In April 2015, the FASB issued Accounting Standards update 2015-03, Simplifying the Presentation of Debt Issuance Costs (“ASU 2015-03”). ASU 2015-03 changes the presentation of debt issuance costs in financial statements, by requiring them to be presented in the balance sheet as a direct deduction from the related debt liability, rather than as an asset. Amortization of the costs is reported as interest expense. There is no change to the current guidance on the recognition and measurement of debt issuance costs. For public business entities, ASU 2015-03 will be effective for fiscal years, and interim periods within those fiscal years, beginning after December 15, 2015, with early adoption permitted. The Company does not expect ASU 2015-03 to have a material impact on its consolidated financial statements.

In August 2015, the FASB issued Accounting Standards update 2015-15, Interest – Imputation of Interest, (“ASU 2015-15”).  ASU 2015-15 amends subtopic 835-30 of the accounting standards codification (which was previously amended by ASU 2015-03), to allow for the capitalization of debt issuance costs related to line of credit agreements.  Capitalized costs would be presented as an asset and subsequently amortized ratably over the term of the line of credit.  The Company does not expect ASU 2015-15 to have a material impact on its consolidated financial statements.

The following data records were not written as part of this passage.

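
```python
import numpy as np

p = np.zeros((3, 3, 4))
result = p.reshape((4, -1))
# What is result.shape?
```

(4, 9)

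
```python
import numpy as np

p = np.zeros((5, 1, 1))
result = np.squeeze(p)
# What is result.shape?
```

(5,)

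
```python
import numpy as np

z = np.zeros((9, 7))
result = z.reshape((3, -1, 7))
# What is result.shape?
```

(3, 3, 7)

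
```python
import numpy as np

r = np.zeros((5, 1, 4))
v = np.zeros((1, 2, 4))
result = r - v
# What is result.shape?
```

(5, 2, 4)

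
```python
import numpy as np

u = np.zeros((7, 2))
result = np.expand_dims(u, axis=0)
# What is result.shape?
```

(1, 7, 2)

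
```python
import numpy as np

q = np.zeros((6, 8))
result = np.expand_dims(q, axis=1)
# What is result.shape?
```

(6, 1, 8)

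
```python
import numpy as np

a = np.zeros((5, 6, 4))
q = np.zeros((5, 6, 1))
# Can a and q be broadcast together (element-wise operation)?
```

Yes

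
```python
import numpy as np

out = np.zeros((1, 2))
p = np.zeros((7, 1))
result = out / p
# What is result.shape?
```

(7, 2)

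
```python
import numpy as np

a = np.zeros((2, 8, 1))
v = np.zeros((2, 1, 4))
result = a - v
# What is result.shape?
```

(2, 8, 4)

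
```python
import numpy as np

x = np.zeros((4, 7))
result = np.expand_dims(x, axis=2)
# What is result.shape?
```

(4, 7, 1)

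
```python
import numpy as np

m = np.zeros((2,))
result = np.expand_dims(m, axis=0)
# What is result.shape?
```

(1, 2)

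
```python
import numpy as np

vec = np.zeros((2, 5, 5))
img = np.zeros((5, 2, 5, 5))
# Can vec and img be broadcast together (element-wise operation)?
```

Yes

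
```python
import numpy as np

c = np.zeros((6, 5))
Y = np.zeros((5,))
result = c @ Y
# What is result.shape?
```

(6,)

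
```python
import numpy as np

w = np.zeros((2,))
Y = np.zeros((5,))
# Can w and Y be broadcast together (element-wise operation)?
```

No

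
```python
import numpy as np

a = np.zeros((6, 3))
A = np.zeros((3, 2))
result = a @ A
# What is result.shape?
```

(6, 2)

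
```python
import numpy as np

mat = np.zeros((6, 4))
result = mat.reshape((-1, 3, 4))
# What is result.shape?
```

(2, 3, 4)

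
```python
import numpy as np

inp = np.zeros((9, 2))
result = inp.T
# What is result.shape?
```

(2, 9)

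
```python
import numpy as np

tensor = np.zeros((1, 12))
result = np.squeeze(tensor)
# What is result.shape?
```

(12,)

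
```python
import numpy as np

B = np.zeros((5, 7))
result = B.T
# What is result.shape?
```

(7, 5)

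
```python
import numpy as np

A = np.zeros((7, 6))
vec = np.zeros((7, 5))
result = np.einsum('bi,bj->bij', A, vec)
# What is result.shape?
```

(7, 6, 5)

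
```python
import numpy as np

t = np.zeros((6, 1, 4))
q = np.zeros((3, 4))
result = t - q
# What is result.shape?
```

(6, 3, 4)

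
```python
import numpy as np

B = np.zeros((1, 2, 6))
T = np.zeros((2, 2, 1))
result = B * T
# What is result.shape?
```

(2, 2, 6)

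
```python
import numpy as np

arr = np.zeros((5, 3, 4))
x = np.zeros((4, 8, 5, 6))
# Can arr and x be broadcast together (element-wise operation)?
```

No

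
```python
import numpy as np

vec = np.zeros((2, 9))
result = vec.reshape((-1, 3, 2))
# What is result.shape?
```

(3, 3, 2)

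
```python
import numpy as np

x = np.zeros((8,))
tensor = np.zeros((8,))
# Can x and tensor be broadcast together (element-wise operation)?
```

Yes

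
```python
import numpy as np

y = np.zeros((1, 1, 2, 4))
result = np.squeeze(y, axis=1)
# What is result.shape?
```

(1, 2, 4)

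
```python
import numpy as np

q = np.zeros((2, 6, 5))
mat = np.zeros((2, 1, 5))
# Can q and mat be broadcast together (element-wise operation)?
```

Yes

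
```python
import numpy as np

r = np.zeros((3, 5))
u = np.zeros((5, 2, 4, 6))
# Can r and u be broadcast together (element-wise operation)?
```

No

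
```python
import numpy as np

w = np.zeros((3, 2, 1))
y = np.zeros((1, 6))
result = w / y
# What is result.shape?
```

(3, 2, 6)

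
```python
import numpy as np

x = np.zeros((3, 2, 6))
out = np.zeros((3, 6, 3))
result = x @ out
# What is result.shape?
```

(3, 2, 3)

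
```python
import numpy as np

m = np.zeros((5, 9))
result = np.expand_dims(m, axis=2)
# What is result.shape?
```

(5, 9, 1)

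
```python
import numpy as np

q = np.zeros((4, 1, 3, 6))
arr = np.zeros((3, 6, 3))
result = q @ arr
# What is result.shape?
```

(4, 3, 3, 3)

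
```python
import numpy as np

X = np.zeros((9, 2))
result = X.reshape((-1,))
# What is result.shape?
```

(18,)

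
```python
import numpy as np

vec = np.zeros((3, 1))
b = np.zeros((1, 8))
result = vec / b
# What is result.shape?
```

(3, 8)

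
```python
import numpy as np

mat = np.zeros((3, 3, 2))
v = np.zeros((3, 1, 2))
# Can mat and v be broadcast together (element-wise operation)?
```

Yes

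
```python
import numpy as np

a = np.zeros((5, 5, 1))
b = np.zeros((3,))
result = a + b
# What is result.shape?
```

(5, 5, 3)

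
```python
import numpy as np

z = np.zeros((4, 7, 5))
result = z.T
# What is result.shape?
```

(5, 7, 4)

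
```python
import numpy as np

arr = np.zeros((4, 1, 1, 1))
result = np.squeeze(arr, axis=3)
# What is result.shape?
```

(4, 1, 1)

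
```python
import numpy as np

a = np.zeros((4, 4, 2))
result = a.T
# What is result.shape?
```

(2, 4, 4)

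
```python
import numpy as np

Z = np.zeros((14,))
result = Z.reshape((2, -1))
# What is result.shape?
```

(2, 7)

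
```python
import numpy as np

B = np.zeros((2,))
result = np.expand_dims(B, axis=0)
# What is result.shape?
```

(1, 2)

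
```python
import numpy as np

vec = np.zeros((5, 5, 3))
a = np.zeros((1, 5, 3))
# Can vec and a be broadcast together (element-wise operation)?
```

Yes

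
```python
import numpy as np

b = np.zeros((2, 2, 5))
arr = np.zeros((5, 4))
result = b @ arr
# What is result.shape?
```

(2, 2, 4)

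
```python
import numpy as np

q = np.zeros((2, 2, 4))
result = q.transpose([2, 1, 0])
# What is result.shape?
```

(4, 2, 2)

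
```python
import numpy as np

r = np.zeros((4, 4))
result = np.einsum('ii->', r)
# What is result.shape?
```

()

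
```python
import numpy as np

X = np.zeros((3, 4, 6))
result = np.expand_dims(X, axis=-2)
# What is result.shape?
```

(3, 4, 1, 6)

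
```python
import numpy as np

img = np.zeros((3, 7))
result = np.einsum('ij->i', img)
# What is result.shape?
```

(3,)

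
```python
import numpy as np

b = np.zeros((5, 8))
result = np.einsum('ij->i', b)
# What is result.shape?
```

(5,)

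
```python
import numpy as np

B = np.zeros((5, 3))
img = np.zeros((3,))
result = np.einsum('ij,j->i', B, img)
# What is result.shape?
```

(5,)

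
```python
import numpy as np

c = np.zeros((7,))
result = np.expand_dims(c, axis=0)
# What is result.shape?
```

(1, 7)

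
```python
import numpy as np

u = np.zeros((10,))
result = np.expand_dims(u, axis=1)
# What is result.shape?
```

(10, 1)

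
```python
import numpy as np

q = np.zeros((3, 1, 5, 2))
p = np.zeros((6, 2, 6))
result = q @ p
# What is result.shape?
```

(3, 6, 5, 6)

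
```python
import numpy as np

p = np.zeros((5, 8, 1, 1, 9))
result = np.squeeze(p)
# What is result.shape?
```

(5, 8, 9)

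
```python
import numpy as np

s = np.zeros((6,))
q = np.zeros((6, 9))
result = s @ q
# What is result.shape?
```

(9,)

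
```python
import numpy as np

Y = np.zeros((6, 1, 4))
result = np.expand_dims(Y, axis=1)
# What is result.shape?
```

(6, 1, 1, 4)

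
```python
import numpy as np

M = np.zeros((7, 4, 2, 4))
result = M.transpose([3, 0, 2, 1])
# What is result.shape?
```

(4, 7, 2, 4)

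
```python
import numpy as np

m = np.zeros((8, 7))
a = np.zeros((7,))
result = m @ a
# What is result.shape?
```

(8,)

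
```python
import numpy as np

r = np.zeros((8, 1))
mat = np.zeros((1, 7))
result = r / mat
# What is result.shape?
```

(8, 7)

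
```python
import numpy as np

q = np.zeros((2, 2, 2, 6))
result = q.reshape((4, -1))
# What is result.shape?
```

(4, 12)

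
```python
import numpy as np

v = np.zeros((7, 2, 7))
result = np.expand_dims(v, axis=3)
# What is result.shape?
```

(7, 2, 7, 1)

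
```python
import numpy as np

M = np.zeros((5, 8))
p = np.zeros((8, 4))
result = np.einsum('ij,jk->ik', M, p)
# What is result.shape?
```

(5, 4)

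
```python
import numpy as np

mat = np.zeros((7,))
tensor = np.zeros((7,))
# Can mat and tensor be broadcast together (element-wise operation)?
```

Yes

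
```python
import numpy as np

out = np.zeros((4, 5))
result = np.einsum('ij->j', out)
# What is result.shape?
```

(5,)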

In September 2015, the FASB issued Accounting Standards update 2015-16, Simplifying the Accounting for Measurement-Period Adjustments (“ASU 2015-16”).  ASU 2015-16 changes the recognition of business combination adjustments by requiring acquirers to recognize adjustments to provisional amounts identified during the measurement period in the reporting period in which the adjustment amounts are determined.  The acquirer is required to record the effect on earnings of changes in depreciation, amortization, or other income effects, if any, as a result of the change to the provisional amounts.  These amounts are calculated as if the accounting was completed at acquisition date.  The acquirer is also required to present separately on the face of the income statement, or disclose in the notes, the amount recorded in current-period earnings (by line item) that would have been recorded in previous reporting periods had the adjustments been recognized as of the acquisition date.  ASU 2015-16 will be effective for fiscal years, and interim periods within those fiscal years, beginning after December 15, 2015.  The Company does not expect ASU 2015-16 to have a material impact on its consolidated financial statements.

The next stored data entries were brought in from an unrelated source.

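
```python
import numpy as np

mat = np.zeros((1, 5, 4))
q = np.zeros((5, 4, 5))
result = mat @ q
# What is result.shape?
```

(5, 5, 5)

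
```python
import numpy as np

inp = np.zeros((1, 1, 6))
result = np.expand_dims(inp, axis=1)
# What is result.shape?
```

(1, 1, 1, 6)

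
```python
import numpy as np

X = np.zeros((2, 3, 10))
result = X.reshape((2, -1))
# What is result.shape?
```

(2, 30)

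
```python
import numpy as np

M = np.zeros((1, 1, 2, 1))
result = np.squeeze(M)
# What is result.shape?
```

(2,)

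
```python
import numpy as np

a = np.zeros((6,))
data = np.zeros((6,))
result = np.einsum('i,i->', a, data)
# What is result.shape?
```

()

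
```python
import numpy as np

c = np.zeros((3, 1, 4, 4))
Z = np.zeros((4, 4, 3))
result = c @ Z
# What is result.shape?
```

(3, 4, 4, 3)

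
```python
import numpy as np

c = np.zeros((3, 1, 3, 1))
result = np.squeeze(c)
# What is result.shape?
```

(3, 3)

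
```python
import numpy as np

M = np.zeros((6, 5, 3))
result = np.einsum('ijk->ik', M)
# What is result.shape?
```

(6, 3)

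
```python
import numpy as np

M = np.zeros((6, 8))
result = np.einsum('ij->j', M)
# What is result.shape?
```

(8,)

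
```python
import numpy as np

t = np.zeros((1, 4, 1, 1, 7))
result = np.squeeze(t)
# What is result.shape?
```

(4, 7)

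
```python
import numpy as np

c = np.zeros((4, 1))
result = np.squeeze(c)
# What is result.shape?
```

(4,)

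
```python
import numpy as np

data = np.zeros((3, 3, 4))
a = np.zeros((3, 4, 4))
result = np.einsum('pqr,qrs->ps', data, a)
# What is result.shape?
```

(3, 4)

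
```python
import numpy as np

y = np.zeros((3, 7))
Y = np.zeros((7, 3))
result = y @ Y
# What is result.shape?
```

(3, 3)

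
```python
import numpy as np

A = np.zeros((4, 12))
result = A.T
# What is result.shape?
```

(12, 4)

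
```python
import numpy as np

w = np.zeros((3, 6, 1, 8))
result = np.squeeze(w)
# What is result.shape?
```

(3, 6, 8)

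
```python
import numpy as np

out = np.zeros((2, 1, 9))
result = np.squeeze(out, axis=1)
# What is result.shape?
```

(2, 9)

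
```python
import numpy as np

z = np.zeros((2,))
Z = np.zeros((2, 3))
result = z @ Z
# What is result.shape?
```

(3,)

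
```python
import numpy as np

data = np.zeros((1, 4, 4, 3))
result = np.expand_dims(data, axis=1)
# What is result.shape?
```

(1, 1, 4, 4, 3)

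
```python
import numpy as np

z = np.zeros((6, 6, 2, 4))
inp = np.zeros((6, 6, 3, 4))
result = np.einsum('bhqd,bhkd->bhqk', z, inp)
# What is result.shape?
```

(6, 6, 2, 3)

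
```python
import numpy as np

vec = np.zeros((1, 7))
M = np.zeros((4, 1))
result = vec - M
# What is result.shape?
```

(4, 7)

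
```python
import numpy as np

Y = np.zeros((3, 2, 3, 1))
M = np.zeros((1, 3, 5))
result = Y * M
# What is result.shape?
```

(3, 2, 3, 5)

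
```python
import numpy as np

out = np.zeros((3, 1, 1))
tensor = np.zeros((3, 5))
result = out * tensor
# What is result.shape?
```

(3, 3, 5)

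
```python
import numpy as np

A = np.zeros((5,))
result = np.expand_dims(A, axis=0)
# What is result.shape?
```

(1, 5)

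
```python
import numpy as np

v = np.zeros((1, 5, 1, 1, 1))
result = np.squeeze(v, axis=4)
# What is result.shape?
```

(1, 5, 1, 1)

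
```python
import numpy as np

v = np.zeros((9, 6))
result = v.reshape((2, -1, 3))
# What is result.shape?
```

(2, 9, 3)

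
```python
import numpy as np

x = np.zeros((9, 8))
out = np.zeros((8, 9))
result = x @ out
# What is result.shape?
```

(9, 9)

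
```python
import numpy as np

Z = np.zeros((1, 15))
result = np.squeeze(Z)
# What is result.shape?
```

(15,)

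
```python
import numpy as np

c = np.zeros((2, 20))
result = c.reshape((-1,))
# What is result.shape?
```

(40,)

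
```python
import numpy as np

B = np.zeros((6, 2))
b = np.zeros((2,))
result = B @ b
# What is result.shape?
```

(6,)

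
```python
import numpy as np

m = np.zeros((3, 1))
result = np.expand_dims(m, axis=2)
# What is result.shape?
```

(3, 1, 1)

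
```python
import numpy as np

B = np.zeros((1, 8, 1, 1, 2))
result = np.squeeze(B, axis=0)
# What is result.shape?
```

(8, 1, 1, 2)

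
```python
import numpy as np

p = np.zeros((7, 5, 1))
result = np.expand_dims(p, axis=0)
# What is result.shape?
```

(1, 7, 5, 1)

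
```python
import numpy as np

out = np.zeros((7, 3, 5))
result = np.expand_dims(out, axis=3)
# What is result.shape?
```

(7, 3, 5, 1)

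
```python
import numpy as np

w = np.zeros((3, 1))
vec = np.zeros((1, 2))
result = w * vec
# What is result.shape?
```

(3, 2)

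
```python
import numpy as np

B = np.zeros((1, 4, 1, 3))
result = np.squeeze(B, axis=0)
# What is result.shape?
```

(4, 1, 3)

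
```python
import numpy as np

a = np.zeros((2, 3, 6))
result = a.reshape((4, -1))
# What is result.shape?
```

(4, 9)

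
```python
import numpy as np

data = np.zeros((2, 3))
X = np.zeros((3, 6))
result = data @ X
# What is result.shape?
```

(2, 6)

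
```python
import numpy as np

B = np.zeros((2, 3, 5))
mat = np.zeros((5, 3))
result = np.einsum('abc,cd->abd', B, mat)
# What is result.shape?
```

(2, 3, 3)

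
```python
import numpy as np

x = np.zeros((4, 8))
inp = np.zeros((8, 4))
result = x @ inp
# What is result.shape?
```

(4, 4)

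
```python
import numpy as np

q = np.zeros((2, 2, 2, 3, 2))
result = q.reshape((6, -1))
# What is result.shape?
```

(6, 8)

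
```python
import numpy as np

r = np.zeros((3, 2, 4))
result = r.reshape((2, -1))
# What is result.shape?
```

(2, 12)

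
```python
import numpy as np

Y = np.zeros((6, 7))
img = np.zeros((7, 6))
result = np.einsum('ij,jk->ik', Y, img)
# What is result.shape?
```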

In November 2015, the FASB issued Accounting Standards update 2015-17, Balance Sheet Classification of Deferred Taxes (“ASU 2015-17”).  ASU 2015-17 requires all deferred tax assets and liabilities to be classified as non-current on the balance sheet.  This amendment simplifies the presentation of deferred income taxes.  ASU 2015-17 will be effective for fiscal years, and interim periods within those fiscal years, beginning after December 15, 2016.  The Company has not yet adopted ASU 2015-17, however its effects are not expected to have a material impact on the consolidated financial statements.

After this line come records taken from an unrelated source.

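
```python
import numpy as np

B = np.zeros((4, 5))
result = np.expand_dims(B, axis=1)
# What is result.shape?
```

(4, 1, 5)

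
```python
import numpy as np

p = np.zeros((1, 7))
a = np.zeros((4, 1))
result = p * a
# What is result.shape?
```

(4, 7)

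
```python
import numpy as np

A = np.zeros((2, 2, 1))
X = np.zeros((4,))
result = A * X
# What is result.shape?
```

(2, 2, 4)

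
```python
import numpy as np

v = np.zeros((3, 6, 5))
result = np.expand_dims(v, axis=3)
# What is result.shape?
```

(3, 6, 5, 1)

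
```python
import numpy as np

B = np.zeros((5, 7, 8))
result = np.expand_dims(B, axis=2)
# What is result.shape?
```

(5, 7, 1, 8)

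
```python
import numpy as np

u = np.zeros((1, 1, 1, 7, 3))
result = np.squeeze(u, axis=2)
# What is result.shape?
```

(1, 1, 7, 3)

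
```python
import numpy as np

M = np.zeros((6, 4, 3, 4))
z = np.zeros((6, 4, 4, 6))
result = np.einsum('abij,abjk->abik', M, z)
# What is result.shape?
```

(6, 4, 3, 6)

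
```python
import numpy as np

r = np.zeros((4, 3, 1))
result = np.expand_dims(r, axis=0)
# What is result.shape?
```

(1, 4, 3, 1)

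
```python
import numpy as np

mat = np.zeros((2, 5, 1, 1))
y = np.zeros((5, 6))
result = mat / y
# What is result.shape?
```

(2, 5, 5, 6)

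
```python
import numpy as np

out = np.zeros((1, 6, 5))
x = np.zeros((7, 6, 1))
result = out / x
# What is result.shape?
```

(7, 6, 5)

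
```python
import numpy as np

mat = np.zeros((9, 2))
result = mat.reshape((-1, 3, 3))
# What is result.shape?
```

(2, 3, 3)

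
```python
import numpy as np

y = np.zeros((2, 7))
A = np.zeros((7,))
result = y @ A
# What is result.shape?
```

(2,)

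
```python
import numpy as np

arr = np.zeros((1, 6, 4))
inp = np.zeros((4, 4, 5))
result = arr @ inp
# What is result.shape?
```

(4, 6, 5)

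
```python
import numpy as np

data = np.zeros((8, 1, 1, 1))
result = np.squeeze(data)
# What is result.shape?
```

(8,)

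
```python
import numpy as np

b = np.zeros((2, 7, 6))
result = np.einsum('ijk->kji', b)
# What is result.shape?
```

(6, 7, 2)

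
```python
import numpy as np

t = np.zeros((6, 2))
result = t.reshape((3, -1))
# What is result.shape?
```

(3, 4)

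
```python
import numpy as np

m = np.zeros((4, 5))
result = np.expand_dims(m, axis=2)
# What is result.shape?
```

(4, 5, 1)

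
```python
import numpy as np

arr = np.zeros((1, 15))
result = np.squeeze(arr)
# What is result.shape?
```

(15,)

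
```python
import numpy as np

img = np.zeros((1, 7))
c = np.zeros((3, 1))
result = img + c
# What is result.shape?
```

(3, 7)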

In February 2016, the FASB issued Accounting Standards update 2016-02, Leases (“ASU 2016-02”).  ASU 2016-02 requires a lessee to recognize a lease asset representing its right to use the underlying asset for the lease term, and a lease liability for the payments to be made to lessor, on its balance sheet for all operating leases greater than 12 months.  ASU 2016-02 will be effective for fiscal years, and interim periods within those fiscal years, beginning after December 15, 2018.  The Company has not yet adopted ASU 2016-02 nor assessed its potential impact on the financial statements.